Les deux premiers livres de l’auteure Nicola Campbell,
Shi-shi-etko suivi de La pirogue de Shin-chi, publiés en français aux Éditions des Plaines, abordent ce difficile sujet dans des mots simples et adaptés aux enfants. (1)
« Ces deux personnages sont fictifs, mais leurs histoires sont basées sur des éléments d’histoires que j’ai entendues, confie Nicola Campbell. Les membres de ma famille me racontaient quand ils ne pouvaient pas parler sa langue ou qu’ils voulaient s’enfuir du pensionnat indien. J’ai grandi avec ces histoires. »
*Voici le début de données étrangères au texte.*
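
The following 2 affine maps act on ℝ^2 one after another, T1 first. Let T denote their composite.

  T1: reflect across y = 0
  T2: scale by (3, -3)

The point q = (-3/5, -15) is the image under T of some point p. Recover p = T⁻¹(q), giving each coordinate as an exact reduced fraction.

p = (-1/5, -5)

T1 = [1 0 0; 0 -1 0; 0 0 1]
T2·T1 = [3 0 0; 0 3 0; 0 0 1]
det M = 9; M⁻¹ = [1/3 0 0; 0 1/3 0; 0 0 1]
M⁻¹ · (-3/5, -15)ᵀ = (-1/5, -5)ᵀ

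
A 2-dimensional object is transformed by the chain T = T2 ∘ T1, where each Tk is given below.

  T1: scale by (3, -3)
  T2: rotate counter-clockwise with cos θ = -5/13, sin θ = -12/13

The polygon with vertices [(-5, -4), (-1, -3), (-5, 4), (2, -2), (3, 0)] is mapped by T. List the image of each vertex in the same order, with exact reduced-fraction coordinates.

image vertices: (219/13, 120/13), (123/13, -9/13), (-69/13, 240/13), (42/13, -102/13), (-45/13, -108/13)

T1 scale by (3, -3): (-5, -4) → (-15, 12); (-1, -3) → (-3, 9); (-5, 4) → (-15, -12); (2, -2) → (6, 6); (3, 0) → (9, 0)
T2 rotate counter-clockwise with cos θ = -5/13, sin θ = -12/13: (-15, 12) → (219/13, 120/13); (-3, 9) → (123/13, -9/13); (-15, -12) → (-69/13, 240/13); (6, 6) → (42/13, -102/13); (9, 0) → (-45/13, -108/13)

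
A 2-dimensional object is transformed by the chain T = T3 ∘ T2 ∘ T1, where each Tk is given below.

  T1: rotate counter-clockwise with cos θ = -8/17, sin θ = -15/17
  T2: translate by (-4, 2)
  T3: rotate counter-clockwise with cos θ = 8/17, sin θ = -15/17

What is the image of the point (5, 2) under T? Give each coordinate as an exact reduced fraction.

T(p) = (-87/17, 42/17)

T1 rotate counter-clockwise with cos θ = -8/17, sin θ = -15/17: (5, 2) → (-10/17, -91/17)
T2 translate by (-4, 2): (-10/17, -91/17) → (-78/17, -57/17)
T3 rotate counter-clockwise with cos θ = 8/17, sin θ = -15/17: (-78/17, -57/17) → (-87/17, 42/17)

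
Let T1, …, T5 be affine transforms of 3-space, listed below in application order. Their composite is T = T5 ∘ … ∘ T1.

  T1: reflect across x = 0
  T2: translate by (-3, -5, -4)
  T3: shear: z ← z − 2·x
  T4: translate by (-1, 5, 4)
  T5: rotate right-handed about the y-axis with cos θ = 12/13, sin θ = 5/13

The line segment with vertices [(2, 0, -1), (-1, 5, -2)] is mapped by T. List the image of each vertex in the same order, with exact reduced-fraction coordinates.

image vertices: (-27/13, 0, 138/13), (-2, 5, 3)

T1 reflect across x = 0: (2, 0, -1) → (-2, 0, -1); (-1, 5, -2) → (1, 5, -2)
T2 translate by (-3, -5, -4): (-2, 0, -1) → (-5, -5, -5); (1, 5, -2) → (-2, 0, -6)
T3 shear: z ← z − 2·x: (-5, -5, -5) → (-5, -5, 5); (-2, 0, -6) → (-2, 0, -2)
T4 translate by (-1, 5, 4): (-5, -5, 5) → (-6, 0, 9); (-2, 0, -2) → (-3, 5, 2)
T5 rotate right-handed about the y-axis with cos θ = 12/13, sin θ = 5/13: (-6, 0, 9) → (-27/13, 0, 138/13); (-3, 5, 2) → (-2, 5, 3)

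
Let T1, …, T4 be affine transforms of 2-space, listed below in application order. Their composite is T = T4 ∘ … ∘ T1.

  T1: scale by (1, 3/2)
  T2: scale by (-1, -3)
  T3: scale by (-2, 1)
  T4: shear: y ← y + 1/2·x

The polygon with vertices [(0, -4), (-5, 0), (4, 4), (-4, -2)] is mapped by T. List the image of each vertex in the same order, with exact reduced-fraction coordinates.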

En effet, elle-même de descendance salish de l’intérieur et métisse, Nicola Campbell a pu observer dans son quotidien les conséquences des écoles résidentielles indiennes. Plusieurs membres de sa famille, dont sa mère et son grand-père, ont été envoyés dans ces pensionnats.
« Trois enfants de la fratrie de ma mère ont été envoyés dans les écoles résidentielles, et les cinq autres ont été placés dans des familles d’accueil, indique-t-elle. C’était la norme au Canada à cette époque. »
C’est pourquoi, quand Nicola Campbell, alors étudiante en beaux-arts à l’Université de Colombie-Britannique en spécialité Écriture jeunesse, a dû écrire une histoire pour son cours, c’est cette histoire qu’elle a commencé à raconter, celle d’une fillette autochtone qui cherche à emmagasiner autant de souvenirs possibles de sa culture car elle doit partir pour le pensionnat indien.
« Ça s’est fait tout seul, confie-t-elle. Je ne pensais pas que ça allait être publié un jour. C’était mon premier livre, j’ai mis trois ans à l’écrire. »
Encouragée par une tante métisse elle-même écrivaine pour enfants, elle a poursuivi son travail d’écriture sur le même thème avec un second livre, La pirogue de Shin-Chi, qui raconte la vie à l’école résidentielle.
« Je voulais montrer une année à l’école résidentielle, explique l’auteure. Je voulais que ce soit une histoire qui fasse prendre conscience aux lecteurs de ce qui s’est passé, tout en restant accessible aux enfants. »
La tâche de raconter cette histoire de famille n’a toutefois pas été toujours facile. « J’étais très émue quand je travaillais sur ce second livre, confie Nicola Campbell. C’était dur d’imaginer une communauté sans enfants. J’ai mis près de deux ans à écrire les premiers paragraphes. Mais ma famille m’a toujours soutenue. »
En plus des récits de sa propre famille, pour rédiger ses deux livres, Nicola Campbell a rencontré un groupe d’aînés autochtones afin d’avoir leurs impressions sur l’histoire et sur les illustrations de Kim LaFave.
Elle a aussi assisté à une conférence des survivants des écoles résidentielles, où elle a pu leur demander leur avis.
« Je voulais que mon histoire soit pertinente pour tout le monde, affirme-t-elle. Ce n’était pas facile. Rien que dans ma famille, ma mère était dans un pensionnat indien anglican et mon beau-père dans un pensionnat indien catholique. »
Elle souligne d’ailleurs que cette volonté de précision a été incorporée aux illustrations de Kim LaFave. « Kim LaFave a pris beaucoup de temps pour rendre visite à ma famille, voir les lieux et chercher des images historiques des écoles résidentielles », se réjouit Nicola Campbell.
Aujourd’hui, Nicola Campbell travaille sur un troisième livre pour enfants d’inspiration autobiographique, qui racontera son enfance sur la ferme de son grand-père.
« En un sens, cette troisième histoire montrera les conséquences des écoles résidentielles, conclut Nicola Campbell, comment cela a affecté nos communautés. Les écoles résidentielles ont totalement changé notre mode de vie. »

(1) Shi-shi-etko (2005) et La pirogue de Shin-chi (2008) sont publiés aux Éditions des Plaines et traduits en français par Diane Lavoie.